— Publié le 9 mars 2015

L’UCI déterre son passé… et révèle un présent trouble

Institutions Focus

L’effet Brian Cookson? Elu en septembre 2013 à la tête de l’Union cycliste internationale (UCI), le Britannique avait promis une nouvelle ère pour le cyclisme, nettement plus transparente. Il est en train de tenir parole. La commission d’enquête indépendante pour une réforme du cyclisme (CIRC) mise en place à son initiative, afin de faire la vérité sur les pratiques de la discipline, son passé et ses malversations, a rendu public son rapport, dans la nuit de dimanche à lundi. Un rapport de 227 pages établi par ses trois membres, le Suisse Dick Marty (ancien procureur du Tessin), l’Australien Peter Nicholson (ancien conseiller du gouvernement allemand), et l’Allemand Ulrich Haas (arbitre au Tribunal arbitral du sport).

En soi, la démarche marque un profond changement. Il n’est pas si fréquent de voir une fédération internationale vouloir enquêter sur son passé et ses dérives. Et moins fréquent encore qu’elle accepte d’en publier tous les détails. Le pitoyable feuilleton du rapport Garcia, commandé par la FIFA pour enquêter sur les conditions d’attribution des Mondiaux 2018 et 2022, a démontré que le courage n’était pas souvent la première qualité des dirigeants sportifs.

Que renferme le rapport de l’UCI? Soyons honnêtes, il manque cruellement de vraies révélations. Mais il a le mérite de dresser un tableau à charge très documenté sur la grande proximité des anciens dirigeants de l’UCI avec l’Américain Lance Armstrong, ex-septuple vainqueur du Tour de France. « L’UCI l’a vu comme le choix idéal pour la renaissance de ce sport après le scandale Festina », estime la CIRC. En clair, l’arrivée du Texan au sommet du cyclisme mondial a été accueillie comme une aubaine par l’UCI, persuadée de voir son audience et ses revenus boostés par ses performances.

Lance Armstrong aurait donc bénéficié, selon le rapport, d’un traitement de faveur de la part de l’UCI. Le règlement valait pour les autres, pas pour lui. Il a eu, par exemple, la possibilité de recourir en 2009 en Australie avec quelques jours d’avance par rapport aux règles. « La direction de l’UCI ne savait pas faire la différence entre le héros Armstrong, le septuple vainqueur du Tour survivant du cancer et modèle pour des milliers de fans, et le coureur Armstrong, doté des mêmes droits et obligations que tout autre cycliste professionnel », conclu le rapport.

« Il y avait un échange tacite de faveurs entre les dirigeants de l’UCI et Lance Armstrong et ils ont présenté un front commun contre quiconque oserait l’attaquer, poursuit la CIRC. L’UCI a adopté une position défensive comme si chaque attaque contre Armstrong était une attaque contre le cyclisme et l’UCI. »

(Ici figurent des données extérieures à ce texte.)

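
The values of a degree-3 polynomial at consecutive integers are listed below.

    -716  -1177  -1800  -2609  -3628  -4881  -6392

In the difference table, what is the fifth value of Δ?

-1253

First differences: -461, -623, -809, -1019, -1253, -1511
Second differences: -162, -186, -210, -234, -258
Third differences: -24, -24, -24, -24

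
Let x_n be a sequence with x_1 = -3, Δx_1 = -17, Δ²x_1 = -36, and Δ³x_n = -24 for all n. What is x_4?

Build the table forward from the leading diagonal:
D3: -24, -24, -24, -24
D2: -36, -60, -84, -108
D1: -17, -53, -113, -197
x: -3, -20, -73, -186

-186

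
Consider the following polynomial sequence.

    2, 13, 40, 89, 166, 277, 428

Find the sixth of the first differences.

151

First differences: 11, 27, 49, 77, 111, 151
Second differences: 16, 22, 28, 34, 40
Third differences: 6, 6, 6, 6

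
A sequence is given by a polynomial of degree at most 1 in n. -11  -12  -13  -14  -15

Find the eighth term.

-18

Δ: -1, -1, -1, -1
First differences constant at -1.
-15 − 1 = -16
-16 − 1 = -17
-17 − 1 = -18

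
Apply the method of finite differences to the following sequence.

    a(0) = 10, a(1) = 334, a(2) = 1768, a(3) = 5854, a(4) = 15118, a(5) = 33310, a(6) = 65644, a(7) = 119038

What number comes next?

324, 1434, 4086, 9264, 18192, 32334, 53394
1110, 2652, 5178, 8928, 14142, 21060
1542, 2526, 3750, 5214, 6918
984, 1224, 1464, 1704
240, 240, 240
Constant fifth difference = 240, so extend:
1704 + 240 = 1944;  6918 + 1944 = 8862;  21060 + 8862 = 29922;  53394 + 29922 = 83316;  119038 + 83316 = 202354

202354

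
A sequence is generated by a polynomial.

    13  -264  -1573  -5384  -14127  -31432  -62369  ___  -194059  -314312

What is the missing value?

-113688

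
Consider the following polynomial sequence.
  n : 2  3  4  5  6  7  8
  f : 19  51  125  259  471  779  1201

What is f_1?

First differences: 32, 74, 134, 212, 308, 422
Second differences: 42, 60, 78, 96, 114
Third differences: 18, 18, 18, 18
The third differences are constant at 18.
Work back: 42 − 18 = 24;  32 − 24 = 8;  19 − 8 = 11

11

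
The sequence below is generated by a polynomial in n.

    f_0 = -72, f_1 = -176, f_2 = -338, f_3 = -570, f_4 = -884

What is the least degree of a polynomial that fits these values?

-104, -162, -232, -314
-58, -70, -82
-12, -12
The third differences are constant, so the polynomial has degree 3.

3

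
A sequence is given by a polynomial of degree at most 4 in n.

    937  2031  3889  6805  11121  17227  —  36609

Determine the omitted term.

Using the first 6 terms:
1094, 1858, 2916, 4316, 6106
764, 1058, 1400, 1790
294, 342, 390
48, 48
Constant fourth difference = 48.
Extend forward: 390 + 48 = 438;  1790 + 438 = 2228;  6106 + 2228 = 8334;  17227 + 8334 = 25561

25561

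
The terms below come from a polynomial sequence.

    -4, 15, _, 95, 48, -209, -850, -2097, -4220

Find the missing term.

Using the last 6 terms:
-47, -257, -641, -1247, -2123
-210, -384, -606, -876
-174, -222, -270
-48, -48
Constant fourth difference = -48.
Extend backward: -174 + 48 = -126;  -210 + 126 = -84;  -47 + 84 = 37;  95 − 37 = 58

58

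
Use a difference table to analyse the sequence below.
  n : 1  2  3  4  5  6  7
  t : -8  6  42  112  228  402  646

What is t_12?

3336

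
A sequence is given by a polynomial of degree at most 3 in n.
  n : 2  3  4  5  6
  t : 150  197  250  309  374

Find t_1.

109

First differences: 47, 53, 59, 65
Second differences: 6, 6, 6
The second differences are constant at 6.
Work back: 47 − 6 = 41;  150 − 41 = 109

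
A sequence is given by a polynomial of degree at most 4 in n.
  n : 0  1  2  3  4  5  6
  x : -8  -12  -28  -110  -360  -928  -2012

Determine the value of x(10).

D1: -4 , -16 , -82 , -250 , -568 , -1084
D2: -12 , -66 , -168 , -318 , -516
D3: -54 , -102 , -150 , -198
D4: -48 , -48 , -48
The fourth differences are constant (-48).
-198 − 48 = -246;  -516 − 246 = -762;  -1084 − 762 = -1846;  -2012 − 1846 = -3858
-246 − 48 = -294;  -762 − 294 = -1056;  -1846 − 1056 = -2902;  -3858 − 2902 = -6760
-294 − 48 = -342;  -1056 − 342 = -1398;  -2902 − 1398 = -4300;  -6760 − 4300 = -11060
-342 − 48 = -390;  -1398 − 390 = -1788;  -4300 − 1788 = -6088;  -11060 − 6088 = -17148

-17148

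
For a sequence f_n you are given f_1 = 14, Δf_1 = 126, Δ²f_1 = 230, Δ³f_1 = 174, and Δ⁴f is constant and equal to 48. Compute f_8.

13496

Build the table forward from the leading diagonal:
D4: 48  48  48  48  48  48  48  48
D3: 174  222  270  318  366  414  462  510
D2: 230  404  626  896  1214  1580  1994  2456
D1: 126  356  760  1386  2282  3496  5076  7070
f: 14  140  496  1256  2642  4924  8420  13496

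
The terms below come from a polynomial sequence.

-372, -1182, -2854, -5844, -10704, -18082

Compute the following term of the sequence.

-28722

-810 , -1672 , -2990 , -4860 , -7378
-862 , -1318 , -1870 , -2518
-456 , -552 , -648
-96 , -96
Fourth differences constant at -96.
-648 − 96 = -744;  -2518 − 744 = -3262;  -7378 − 3262 = -10640;  -18082 − 10640 = -28722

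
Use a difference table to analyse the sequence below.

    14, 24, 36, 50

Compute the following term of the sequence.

D1: 10, 12, 14
D2: 2, 2
Constant second difference = 2, so extend:
14 + 2 = 16;  50 + 16 = 66

66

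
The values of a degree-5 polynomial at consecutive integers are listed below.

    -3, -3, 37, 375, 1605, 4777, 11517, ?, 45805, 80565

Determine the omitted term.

24147

Using the first 7 terms:
Δ: 0, 40, 338, 1230, 3172, 6740
Δ²: 40, 298, 892, 1942, 3568
Δ³: 258, 594, 1050, 1626
Δ⁴: 336, 456, 576
Δ⁵: 120, 120
Constant fifth difference = 120.
Extend forward: 576 + 120 = 696;  1626 + 696 = 2322;  3568 + 2322 = 5890;  6740 + 5890 = 12630;  11517 + 12630 = 24147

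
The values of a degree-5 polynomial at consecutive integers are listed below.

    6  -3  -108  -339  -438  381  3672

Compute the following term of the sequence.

11997

D1: -9, -105, -231, -99, 819, 3291
D2: -96, -126, 132, 918, 2472
D3: -30, 258, 786, 1554
D4: 288, 528, 768
D5: 240, 240
Fifth differences constant at 240.
768 + 240 = 1008;  1554 + 1008 = 2562;  2472 + 2562 = 5034;  3291 + 5034 = 8325;  3672 + 8325 = 11997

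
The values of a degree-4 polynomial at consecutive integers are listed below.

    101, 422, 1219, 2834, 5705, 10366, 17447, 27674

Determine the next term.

41869

D1: 321 , 797 , 1615 , 2871 , 4661 , 7081 , 10227
D2: 476 , 818 , 1256 , 1790 , 2420 , 3146
D3: 342 , 438 , 534 , 630 , 726
D4: 96 , 96 , 96 , 96
Constant fourth difference = 96, so extend:
726 + 96 = 822;  3146 + 822 = 3968;  10227 + 3968 = 14195;  27674 + 14195 = 41869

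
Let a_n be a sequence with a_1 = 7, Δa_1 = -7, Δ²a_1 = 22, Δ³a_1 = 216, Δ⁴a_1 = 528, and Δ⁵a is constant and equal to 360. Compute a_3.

Build the table forward from the leading diagonal:
D5: 360, 360, 360
D4: 528, 888, 1248
D3: 216, 744, 1632
D2: 22, 238, 982
D1: -7, 15, 253
a: 7, 0, 15

15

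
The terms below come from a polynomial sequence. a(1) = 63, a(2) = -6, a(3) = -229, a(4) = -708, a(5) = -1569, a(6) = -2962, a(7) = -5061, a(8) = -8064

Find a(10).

-17694

First differences: -69 , -223 , -479 , -861 , -1393 , -2099 , -3003
Second differences: -154 , -256 , -382 , -532 , -706 , -904
Third differences: -102 , -126 , -150 , -174 , -198
Fourth differences: -24 , -24 , -24 , -24
Fourth differences constant at -24.
-198 − 24 = -222;  -904 − 222 = -1126;  -3003 − 1126 = -4129;  -8064 − 4129 = -12193
-222 − 24 = -246;  -1126 − 246 = -1372;  -4129 − 1372 = -5501;  -12193 − 5501 = -17694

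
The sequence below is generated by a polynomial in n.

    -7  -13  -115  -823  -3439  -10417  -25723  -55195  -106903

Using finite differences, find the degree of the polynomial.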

Les trois enquêteurs mandatés par l’UCI ont auditionné en 13 mois le total respectable de 174 témoins. Parmi eux, Lance Armstrong, Alexander Vinokourov et Christopher Froome. Un témoin sur quatre appartient au personnel de l’UCI, 15% des personnes interrogées sont des coureurs, actuels ou anciens. Il en ressort un bilan particulièrement désastreux de la gouvernance du cyclisme mondial par ses deux anciens présidents, le Néerlandais Hein Verbruggen et son successeur, l’Irlandais Pat McQuaid.

La CIRC accable la politique menée jusqu’en 2006. Elle la qualifie d' »insuffisante », car surtout soucieuse de l’image et tournée vers une approche quantitative. Par la suite, reconnaît le rapport, la période est « marquée par des améliorations constantes et une volonté croissante de lutte contre le dopage au niveau de ses racines ». McQuaid aurait donc été moins pire que Verbruggen, mais sans vraiment mériter les éloges. Il est décrit comme un « leader faible » par les témoins issus de l’UCI, encore sous forte influence d’Hein Verbruggen.

A défaut de scoops, le rapport de la CIRC se révèle surprenant par sa franchise lorsqu’il aborde la question du présent. Certes, il met en avant les progrès réalisés et la volonté de nombreux acteurs de faire table rase du passé et repartir sur des bases plus saines, Mais les enquêteurs de l’UCI n’hésitent pas non plus à écrire noir sur banc que le dopage n’a pas disparu du peloton. « Le dopage et la tricherie demeurent évidents dans le peloton, même s’ils ne sont probablement plus aussi endémiques que par le passé, pointe le rapport. La CIRC considère qu’une culture du dopage continue d’exister dans le cyclisme. » Elle relève notamment des pertes de poids « inexplicables » chez certains coureurs. Et elle assure que les dopés du moment se servent d’un microdosage suffisamment maîtrisé pour passer entre les mailles des contrôles.